Na nota enviada ao UOL, o TCE-RJ disse que a resolução "apoia-se na equiparação constitucional e funcional entre conselheiros do TCE-RJ e desembargadores do Tribunal de Justiça do Rio de Janeiro".
A proposta foi levada ao tribunal pelo conselheiro substituto Christiano Lacerda.
A conselheira Marianna Montebello Willeman chegou na época a ponderar que a criação da indenização não poderia ser feita apenas por meio da equiparação com os direitos dos juízes.
Eram necessários estudos mais aprofundados, na opinião dela.
Mas ficou vencida. Por quatro votos a um, os conselheiros decidiram criar o direito.
Já na proposta inicial, Lacerda chamou atenção para a necessidade de uma medida de compensação financeira: se houvesse um gasto novo, seria preciso deixar de gastar com outra coisa.
A solução veio do então presidente, Rodrigo Nascimento: tirar dos servidores para dar aos conselheiros.
Na mesma sessão, ele propôs acabar com a "gratificação por representação de nível médio" de todos os servidores dos gabinetes dos conselheiros.
"Gratificação por representação", no TCE-RJ, é uma verba paga a todos os ocupantes de cargos em comissão que exerçam atividade de representação do tribunal, como presença em eventos oficiais e cerimônias.
A gratificação de nível médio, citada por Nascimento, é de R$ 7.406,20.
Nascimento não está entre os que foram acusados de corrução e levou R$ 423,8 mil nos três anos e meio entre a criação da resolução e dezembro do ano passado.

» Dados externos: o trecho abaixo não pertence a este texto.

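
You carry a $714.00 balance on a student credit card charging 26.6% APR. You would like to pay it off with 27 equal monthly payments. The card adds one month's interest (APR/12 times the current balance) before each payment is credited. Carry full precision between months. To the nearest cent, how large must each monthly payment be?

$35.43

Monthly rate r = 26.6%/12 = 2.21667% = 0.0221667.
Level-payment amortization: P = B₀·r / (1 − (1+r)^(−n)) = 714.00·0.0221667 / (1 − 1.02217^(−27)).
Denominator 1 − (1+r)^(−27) = 0.44675982.
P = 15.827 / 0.44675982 ≈ 35.43.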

Christiano Lacerda, autor da proposta de criar a indenização, ganhou R$ 469.520,33 entre julho de 2021 e dezembro de 2024.
O UOL pediu entrevista ao tribunal, mas o pedido foi negado por falta de agenda do atual presidente, conselheiro Marcio Pacheco.

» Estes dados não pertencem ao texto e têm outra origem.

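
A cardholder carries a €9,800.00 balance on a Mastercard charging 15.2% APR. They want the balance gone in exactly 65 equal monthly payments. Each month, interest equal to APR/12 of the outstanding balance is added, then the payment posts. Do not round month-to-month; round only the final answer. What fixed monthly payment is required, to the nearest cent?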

Tribunal esvaziado por suspeita de corrupção
A justificativa para a edição da resolução 372/2021 foi que o tribunal havia sido esvaziado por uma denúncia de corrupção.
Na época, cinco dos dez conselheiros do TCE estavam afastados de seus cargos após o STJ (Supremo Tribunal de Justiça) transformá-los em réus por corrupção e lavagem de dinheiro.

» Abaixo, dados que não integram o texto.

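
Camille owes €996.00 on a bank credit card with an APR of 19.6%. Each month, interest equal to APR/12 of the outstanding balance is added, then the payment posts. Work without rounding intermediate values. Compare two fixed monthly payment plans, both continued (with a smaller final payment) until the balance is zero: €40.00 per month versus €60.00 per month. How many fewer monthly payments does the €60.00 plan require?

Monthly rate r = 19.6%/12 = 1.63333% = 0.0163333.
At €40.00/mo: n = ⌈−ln(1 − rB₀/P)/ln(1+r)⌉ = 33 payments (last €8.97); total interest = total paid − €996.00 = €292.97.
At €60.00/mo: 20 payments (last €31.37); total interest €175.37.
Payments saved = 33 − 20 = 13.

13 fewer payments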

Era a ação penal decorrente das operações Descontrole e Quinto do Ouro, da Polícia Federal.
Segundo as investigações, os conselheiros receberam, pelo menos entre janeiro de 2011 e dezembro de 2016, mesadas de empresários e políticos para tomar decisões favoráveis a eles no TCE.
Conforme o MPF (Ministério Público Federal) no Rio, o dinheiro correspondia sempre a uma porcentagem dos contratos em discussão, pagos em espécie nas dependências do tribunal.
Todos negam as acusações e seguem se defendendo no processo, que ainda não teve decisão de mérito.
Crimes funcionais
Foram afastados os conselheiros José Gomes Graciosa, Marco Antônio Barbosa de Alencar, José Maurício de Lima Nolasco, Aloysio Neves Guedes, Domingos Brazão e Jonas Lopes de Carvalho Júnior.
Carvalho Júnior foi o delator do esquema e já não estava mais no tribunal quando foi criada a indenização de um terço do salário.
Da composição da época, só Marianna Montebello Willeman não foi afastada.
Hoje, só Graciosa e Alencar seguem afastados devido à ação penal.
Brazão e Nolasco foram autorizados a voltar por decisões do Supremo —embora Brazão tenha sido afastado novamente, pelo caso Marielle— e Aloysio Guedes já se aposentou.
O afastamento aconteceu em 2017, por decisão do ministro Felix Fischer, então relator do caso, hoje aposentado.
Dois anos depois, em junho de 2019, a Corte Especial do STJ confirmou o afastamento e recebeu a denúncia contra os conselheiros.
Por serem "crimes ligados ao exercício funcional", segundo Fischer, era "inconcebível e até mesmo inaceitável que os acusados possam prosseguir atuando", valendo-se da "da relevante função que o Estado lhe confiou para enriquecer ilicitamente".
Entre os réus está o ex-governador do Rio Sergio Cabral, que sancionou a lei de 2009 usada pelo TCE para engordar a folha dos conselheiros.
No final de maio de 2021, a Primeira Turma do STF negou um pedido para suspender o afastamento e manteve os cinco conselheiros longe do TCE.
Um mês depois, o TCE-RJ editou a resolução.
Ainda não houve decisão final e o processo criminal contra os conselheiros corre hoje sob relatoria da ministra Isabel Gallotti, cujo chefe de gabinete foi afastado sob a acusação de vender decisões da ministra.